AT&T has been vocal about its efforts to transform its workforce for the age of virtualization and software-defined networking (SDN). Verizon says it’s doing similar work, just without all the fanfare.
Verizon started its own retraining program in 2014 when it began conceptualizing its telco cloud.
“We kicked off the program to pull together the SDN and next-gen things going on in Verizon,” says Chris Emmons, director of network infrastructure planning at the carrier. “We set up a training curriculum, recognizing we needed to train the workforce on the software concepts.”
The program began with basic concepts about SDN and network functions virtualization (NFV). Then there are layers of additional training for those directly involved in the telco cloud project and also for those whose jobs will be changing in the near future.
“Until it actually happens to people, they can’t grasp what you’re changing,” says Emmons. “It’s been fairly disruptive in the areas we’ve taken on first. Now that we’re getting rolling, more and more network elements — IMS core and VoLTE are in our sights for virtualization — it starts to become much more impactful.”
He says Verizon is experienced with retraining its workforce, having been around the block for many technological and cultural transformations, including all the generations of wireless. However, the change from 3G to 4G, for example, was more incremental than this current transformation, which requires changing from physical network assets to virtual assets, where an engineer can no longer point to a box in the data center that’s running a network element.
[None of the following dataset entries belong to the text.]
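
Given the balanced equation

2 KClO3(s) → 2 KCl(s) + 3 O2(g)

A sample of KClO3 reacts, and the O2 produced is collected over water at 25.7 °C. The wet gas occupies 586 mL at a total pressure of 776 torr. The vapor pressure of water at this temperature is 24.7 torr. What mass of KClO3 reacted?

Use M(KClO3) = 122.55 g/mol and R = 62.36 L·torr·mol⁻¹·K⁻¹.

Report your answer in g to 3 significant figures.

1.93 g

P(O2) = 776 − 24.7 = 751.3 torr
n(O2) = PV/RT = (751.3 × 0.5860) / (62.36 × 298.85) = 0.02362 mol
n(KClO3) = (2/3) × 0.02362 = 0.01575 mol
m(KClO3) = 0.01575 × 122.55 = 1.930 g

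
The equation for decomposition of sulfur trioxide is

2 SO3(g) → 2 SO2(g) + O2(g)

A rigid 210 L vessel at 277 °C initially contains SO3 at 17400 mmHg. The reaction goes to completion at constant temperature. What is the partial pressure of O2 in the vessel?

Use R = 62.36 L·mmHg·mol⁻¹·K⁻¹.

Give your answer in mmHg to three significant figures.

8700 mmHg

n(SO3)₀ = PV/RT = (17400 × 210) / (62.36 × 550.15) = 106.5 mol
n(O2) = (1/2) × 106.5 = 53.25 mol
P(O2) = nRT/V = 53.25 × 62.36 × 550.15 / 210 = 8699 mmHg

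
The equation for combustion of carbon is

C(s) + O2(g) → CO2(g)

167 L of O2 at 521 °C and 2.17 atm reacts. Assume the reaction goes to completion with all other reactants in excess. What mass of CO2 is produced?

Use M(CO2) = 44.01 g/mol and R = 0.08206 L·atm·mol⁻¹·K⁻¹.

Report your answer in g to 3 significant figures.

245 g

n(O2) = PV/RT = (2.17 × 167) / (0.08206 × 794.15) = 5.561 mol
n(CO2) = (1/1) × 5.561 = 5.561 mol
m(CO2) = 5.561 × 44.01 = 244.7 g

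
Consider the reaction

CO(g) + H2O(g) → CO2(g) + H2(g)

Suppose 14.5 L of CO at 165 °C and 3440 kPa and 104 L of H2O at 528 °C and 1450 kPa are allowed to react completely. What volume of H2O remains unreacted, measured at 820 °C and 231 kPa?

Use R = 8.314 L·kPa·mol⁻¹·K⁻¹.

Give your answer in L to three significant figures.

n(CO) = PV/RT = (3440 × 14.5) / (8.314 × 438.15) = 13.69 mol
n(H2O) = PV/RT = (1450 × 104) / (8.314 × 801.15) = 22.64 mol
For 13.69 mol CO, stoichiometry requires (1/1) × 13.69 = 13.69 mol H2O; 22.64 mol is available, so CO is limiting.
n(H2O) consumed = (1/1) × 13.69 = 13.69 mol; remaining = 22.64 − 13.69 = 8.950 mol
V(H2O) = nRT/P = 8.950 × 8.314 × 1093.15 / 231 = 352.1 L

352 L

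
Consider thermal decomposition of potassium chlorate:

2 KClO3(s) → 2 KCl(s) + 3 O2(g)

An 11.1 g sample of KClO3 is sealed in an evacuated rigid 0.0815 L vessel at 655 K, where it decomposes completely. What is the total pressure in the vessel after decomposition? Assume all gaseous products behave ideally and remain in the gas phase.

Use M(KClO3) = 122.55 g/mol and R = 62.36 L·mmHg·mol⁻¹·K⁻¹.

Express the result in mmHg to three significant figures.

n(KClO3) = 11.1 / 122.55 = 0.09058 mol
n(gas produced) = (3/2) × 0.09058 = 0.1359 mol
P = nRT/V = 0.1359 × 62.36 × 655 / 0.0815 = 68110 mmHg

68100 mmHg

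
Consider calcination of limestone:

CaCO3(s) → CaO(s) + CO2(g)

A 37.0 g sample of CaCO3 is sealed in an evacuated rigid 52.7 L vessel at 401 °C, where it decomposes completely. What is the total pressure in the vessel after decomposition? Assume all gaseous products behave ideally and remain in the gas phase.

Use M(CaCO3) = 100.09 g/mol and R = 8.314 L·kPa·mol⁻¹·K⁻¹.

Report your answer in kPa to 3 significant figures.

n(CaCO3) = 37.0 / 100.09 = 0.3697 mol
n(gas produced) = (1/1) × 0.3697 = 0.3697 mol
P = nRT/V = 0.3697 × 8.314 × 674.15 / 52.7 = 39.32 kPa

39.3 kPa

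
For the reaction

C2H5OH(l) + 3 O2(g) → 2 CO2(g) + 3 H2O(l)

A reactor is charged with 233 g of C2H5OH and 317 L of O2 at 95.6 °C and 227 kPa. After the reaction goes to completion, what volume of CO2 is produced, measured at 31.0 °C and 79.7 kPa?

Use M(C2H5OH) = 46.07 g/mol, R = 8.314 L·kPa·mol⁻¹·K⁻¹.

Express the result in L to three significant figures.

n(C2H5OH) = 233 / 46.07 = 5.058 mol
n(O2) = PV/RT = (227 × 317) / (8.314 × 368.75) = 23.47 mol
For 5.058 mol C2H5OH, stoichiometry requires (3/1) × 5.058 = 15.17 mol O2; 23.47 mol is available, so C2H5OH is limiting.
n(CO2) = (2/1) × 5.058 = 10.12 mol
V(CO2) = nRT/P = 10.12 × 8.314 × 304.15 / 79.7 = 321.1 L

321 L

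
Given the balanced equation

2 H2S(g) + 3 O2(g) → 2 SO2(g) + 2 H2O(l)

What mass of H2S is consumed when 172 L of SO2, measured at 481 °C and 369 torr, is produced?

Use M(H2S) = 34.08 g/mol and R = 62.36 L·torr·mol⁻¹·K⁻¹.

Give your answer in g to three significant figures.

46.0 g

n(SO2) = PV/RT = (369 × 172) / (62.36 × 754.15) = 1.350 mol
n(H2S) = (2/2) × 1.350 = 1.350 mol
m(H2S) = 1.350 × 34.08 = 46.01 g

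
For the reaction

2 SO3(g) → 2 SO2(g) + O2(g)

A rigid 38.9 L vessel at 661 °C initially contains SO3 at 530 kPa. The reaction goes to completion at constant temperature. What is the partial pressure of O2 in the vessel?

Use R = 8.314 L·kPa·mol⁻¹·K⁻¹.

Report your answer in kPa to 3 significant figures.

265 kPa

n(SO3)₀ = PV/RT = (530 × 38.9) / (8.314 × 934.15) = 2.655 mol
n(O2) = (1/2) × 2.655 = 1.327 mol
P(O2) = nRT/V = 1.327 × 8.314 × 934.15 / 38.9 = 264.9 kPa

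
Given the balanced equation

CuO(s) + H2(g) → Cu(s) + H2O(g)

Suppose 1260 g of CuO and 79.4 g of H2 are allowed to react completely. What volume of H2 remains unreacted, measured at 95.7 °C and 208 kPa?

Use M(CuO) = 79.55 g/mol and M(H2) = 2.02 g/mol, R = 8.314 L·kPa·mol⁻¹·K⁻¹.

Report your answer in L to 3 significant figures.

346 L

n(CuO) = 1260 / 79.55 = 15.84 mol
n(H2) = 79.4 / 2.02 = 39.31 mol
For 15.84 mol CuO, stoichiometry requires (1/1) × 15.84 = 15.84 mol H2; 39.31 mol is available, so CuO is limiting.
n(H2) consumed = (1/1) × 15.84 = 15.84 mol; remaining = 39.31 − 15.84 = 23.47 mol
V(H2) = nRT/P = 23.47 × 8.314 × 368.85 / 208 = 346.0 L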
Asked how Verizon’s training program compares to AT&T’s, Emmons says, “John Donovan [AT&T’s chief strategy officer] talks about educating everybody. I don’t know if we’re training the sales people and the front office about the intricacies of what we’re doing in the data center. But knowing what I’ve heard from that, I would say we have a similar program of similar scale in place. From everything I’ve been able to glean we’re pretty much neck and neck.”
AT&T: From the Top
About two years ago AT&T embarked on an ambitious corporate retraining program to get its 280,000-some employees on board with the SDN future.
“I think it’s predominantly in the technical organization, but not just limited to it,” says Roger Entner, lead analyst with Recon Analytics. “The focus is the technical people. But they also want to have marketing and sales. If you understand the technical issues, you’re much better at marketing it as well.”
AT&T’s retraining is being driven from the very top, with CEO Randall Stephenson leading the charge. But this isn’t to say there is no resistance within the ranks. Stephenson’s own brother Kevin, who works as a repairman for the telco, is quoted by The New York Times as saying, “I’m riding the copper train all the way down.”
The workforce retooling at AT&T, dubbed Vision 2020, is a necessary requirement for the telco to meet its goal of virtualizing 75 percent of its network by 2020.
Randall Stephenson also has enthused about the amount of cost savings the company might reap through virtualization. On its fourth-quarter earnings call in January he said, “We’re driving the industry to software-defined networks, and I have seen few opportunities over my career to drive down the cost to deliver service like this.”
The cost savings will come from cheaper white-box hardware and workforce reduction from not needing as many employees to maintain so much hardware.
But that last bit about a reduction in workforce doesn’t make for high corporate morale. AT&T has decided to put a positive spin on its culture change by offering to pay up to $8,000 per year for qualified classes its employees may take, reports the NY Times.
According to Entner, AT&T offers an array of its own internal courses for employees, as well as programs to help employees pay for outside college courses. The company also has a relationship with Georgia Tech for employees to take online courses for credit.
These opportunities are seen as a great boon by some employees. However, the downside is they have to do the schoolwork on their own time. Not surprisingly, younger employees are generally more receptive to this than older employees. For people just starting their careers it’s an opportunity to gain free education, which could translate into better salaries. For older people, it’s more of a pain.
“The times of where your job and your job description is not changing in 30 to 40 years are over,” says Recon’s Entner. At the same time, AT&T has an interest in retaining its employees, he says. “You want to have your workforce update with new skills but retain the institutional knowledge that accumulates when you’re working someplace for 10 and 20 years. You need both.”
Cultural Change in Europe
Operators in Europe seem to be following AT&T and Verizon’s lead, but they’re keeping their cultural changes close to the vest.
“Operators are looking to automate as much as possible, and this can be interpreted as a reduction of headcount,” says Rui Frazao, who spent 15 years in network engineering at Vodafone and is now CTO of Vasona Networks, a company that does mobile traffic management at the network edge.
He says retraining, and especially an associated fear of layoffs, “is a very sensitive topic in Germany, which is the most strict in terms of labor regulation.” But he doesn’t think retraining and layoffs should be synonymous. Although some people will need to be retrained, there is still a demand for skilled workers.
“From what I hear, every operator is doing something,” Frazao says. “We haven’t seen anyone besides AT&T being public.”
In fact, a Deutsche Telekom executive who preferred not to be named told SDxCentral, “We need to bring young talent in — people dealing with network functions. It’s a cultural change as well. We’re not sharing our cultural strategy.”